July 23, 2020, Fairfax, Va.—Americans for Limited Government President Rick Manning today issued the following statement urging President Donald Trump not to issue an executive order on drug pricing for the International Price Index:

“The White House is considering an Executive Order on drug pricing which would be a disaster for future generations.  The proposal being considered is known as IPI (International Price Index) and it would tie U.S. drug prices to those paid in foreign, socialist countries.  What the heck are they thinking?

“One of the hallmarks of the Trump administration is to create an America First policy, and now on drug pricing, the White House is considering tying the prices Americans pay for medicines to foreign government dictates? Beyond the obvious destruction of innovation by drug companies that will harm today’s seniors and generations to come, one of the prime lessons from the Chinese-originated virus crisis has been that America needs to bring the drug manufacturing sector home.  Foreign fixed pricing incentivizes pharmaceutical companies to skirt U.S. safety and cleanliness standards in favor of cheap foreign manufacturing because if they are price controlled on one end, they will need to cut costs on the other.  Rather than decreasing our dependency on foreign-made drugs, this will dramatically increase it. Just exactly the opposite of what the President is hoping to accomplish with this critical supply chain.

“What’s more, if you ever wanted to create a pathway to socialized medicine then offshoring domestic drug prices to foreign governments will certainly take the market out of a major part of the health equation.  When combined with the Democrats attempt to create one-sized fits all health care rates across the nation under the guise of ‘Surprise Medical Billing’ the impediments to a complete federal takeover of our nation’s health care system will have been paved.
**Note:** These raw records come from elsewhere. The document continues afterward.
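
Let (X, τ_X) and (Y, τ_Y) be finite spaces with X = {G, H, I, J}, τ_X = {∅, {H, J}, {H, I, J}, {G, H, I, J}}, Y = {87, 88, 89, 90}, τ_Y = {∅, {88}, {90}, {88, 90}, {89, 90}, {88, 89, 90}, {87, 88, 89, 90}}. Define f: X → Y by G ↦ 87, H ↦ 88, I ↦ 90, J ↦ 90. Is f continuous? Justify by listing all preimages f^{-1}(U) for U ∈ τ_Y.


f is NOT continuous.

Compute f^{-1}(U) for each U ∈ τ_Y:
  U = ∅: f^{-1}(U) = ∅ ∈ τ_X ✓.
  U = {88}: f^{-1}(U) = {H} ∉ τ_X ✗.
  U = {90}: f^{-1}(U) = {I, J} ∉ τ_X ✗.
  U = {88, 90}: f^{-1}(U) = {H, I, J} ∈ τ_X ✓.
  U = {89, 90}: f^{-1}(U) = {I, J} ∉ τ_X ✗.
  U = {88, 89, 90}: f^{-1}(U) = {H, I, J} ∈ τ_X ✓.
  U = {87, 88, 89, 90}: f^{-1}(U) = {G, H, I, J} ∈ τ_X ✓.
Found U = {88} with f^{-1}(U) = {H} not in τ_X. Therefore f is NOT continuous.


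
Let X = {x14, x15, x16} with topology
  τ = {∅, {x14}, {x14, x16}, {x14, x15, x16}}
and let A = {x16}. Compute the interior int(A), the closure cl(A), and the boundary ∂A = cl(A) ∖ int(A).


int(A) = ∅, cl(A) = {x15, x16}, ∂A = {x15, x16}.

Closed sets in (X, τ) are complements of opens:
  closed(X, τ) = {∅, {x15}, {x15, x16}, {x14, x15, x16}}.
int(A) = ⋃ {U ∈ τ : U ⊆ A}. Opens contained in A: ∅.
Taking the union of these: int(A) = ∅.
cl(A) = ⋂ {C closed : A ⊆ C}. Closed sets containing A: {x15, x16}, {x14, x15, x16}.
Intersecting these: cl(A) = {x15, x16}.
∂A = cl(A) ∖ int(A) = {x15, x16} ∖ ∅ = {x15, x16}.


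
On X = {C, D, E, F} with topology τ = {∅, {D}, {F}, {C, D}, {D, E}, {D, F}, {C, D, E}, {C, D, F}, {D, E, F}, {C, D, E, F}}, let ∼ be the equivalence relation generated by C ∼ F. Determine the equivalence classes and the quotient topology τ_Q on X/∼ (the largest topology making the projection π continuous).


X/∼ = {[C=F], [D], [E]}; |τ_Q| = 5.

Equivalence classes: [C=F], [D], [E].
Quotient map π: X → X/∼ sends C ↦ [C=F], D ↦ [D], E ↦ [E], F ↦ [C=F].
For each subset V ⊆ X/∼, compute π^{-1}(V) ⊆ X and check whether π^{-1}(V) ∈ τ. V is open in τ_Q iff π^{-1}(V) ∈ τ.
  V = {}: π^{-1}(V) = ∅ ∈ τ ✓.
  V = {[C=F]}: π^{-1}(V) = {C, F} ∉ τ ✗.
  V = {[D]}: π^{-1}(V) = {D} ∈ τ ✓.
  V = {[C=F], [D]}: π^{-1}(V) = {C, D, F} ∈ τ ✓.
  V = {[E]}: π^{-1}(V) = {E} ∉ τ ✗.
  V = {[C=F], [E]}: π^{-1}(V) = {C, E, F} ∉ τ ✗.
  V = {[D], [E]}: π^{-1}(V) = {D, E} ∈ τ ✓.
  V = {[C=F], [D], [E]}: π^{-1}(V) = {C, D, E, F} ∈ τ ✓.
Open sets in the quotient: τ_Q = {{}, {[D]}, {[C=F], [D]}, {[D], [E]}, {[C=F], [D], [E]}} (5 elements).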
“If the Trump administration wants to actually help flatten or lower prescription drug costs, they should engage in a full review of the Food and Drug Administration regulations which empower bureaucrats to impose millions of dollars of costs on prospective new drugs simply because they can.  In 2014, Tufts University found that the average cost of bringing a new drug to market is $2.6 billion.  With patent lengths of approximately twenty years, the long, drawn out FDA approval process eats up approximately twelve years from the laboratory to the pharmacy shelf, and once the patent life starts ticking, the drug developer is in a race against the clock to be able to recoup their costs and make a profit. While this is a little bit apples to oranges, a twenty year patent life and a twelve year timeline to get to market provide less than a decade for the drug inventor to make it worthwhile to have spent a lifetime developing a cure.
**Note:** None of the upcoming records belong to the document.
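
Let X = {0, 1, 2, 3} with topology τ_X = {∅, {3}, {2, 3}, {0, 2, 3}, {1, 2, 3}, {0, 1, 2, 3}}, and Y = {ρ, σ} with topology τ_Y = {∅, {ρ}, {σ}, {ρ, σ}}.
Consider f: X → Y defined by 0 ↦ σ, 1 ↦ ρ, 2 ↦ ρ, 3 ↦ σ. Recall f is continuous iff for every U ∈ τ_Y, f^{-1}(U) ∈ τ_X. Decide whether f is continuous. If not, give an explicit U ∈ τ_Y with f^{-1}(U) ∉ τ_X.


f is NOT continuous.

Compute f^{-1}(U) for each U ∈ τ_Y:
  U = ∅: f^{-1}(U) = ∅ ∈ τ_X ✓.
  U = {ρ}: f^{-1}(U) = {1, 2} ∉ τ_X ✗.
  U = {σ}: f^{-1}(U) = {0, 3} ∉ τ_X ✗.
  U = {ρ, σ}: f^{-1}(U) = {0, 1, 2, 3} ∈ τ_X ✓.
Found U = {ρ} with f^{-1}(U) = {1, 2} not in τ_X. Therefore f is NOT continuous.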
“To cut drug costs, the administration should mandate a comprehensive review of FDA approval requirements with a focus on those that drive the cost of bringing drugs to the market through the roof. Small, innovative drug manufacturers simply cannot compete when there is a regulatory-driven $2.6 billion cost to bring their cures and treatments to market. The answer to high drug prices is not found in foreign socialist government pricing models but instead in making the cost for new drug development dramatically lower so there will be more competition in the marketplace.”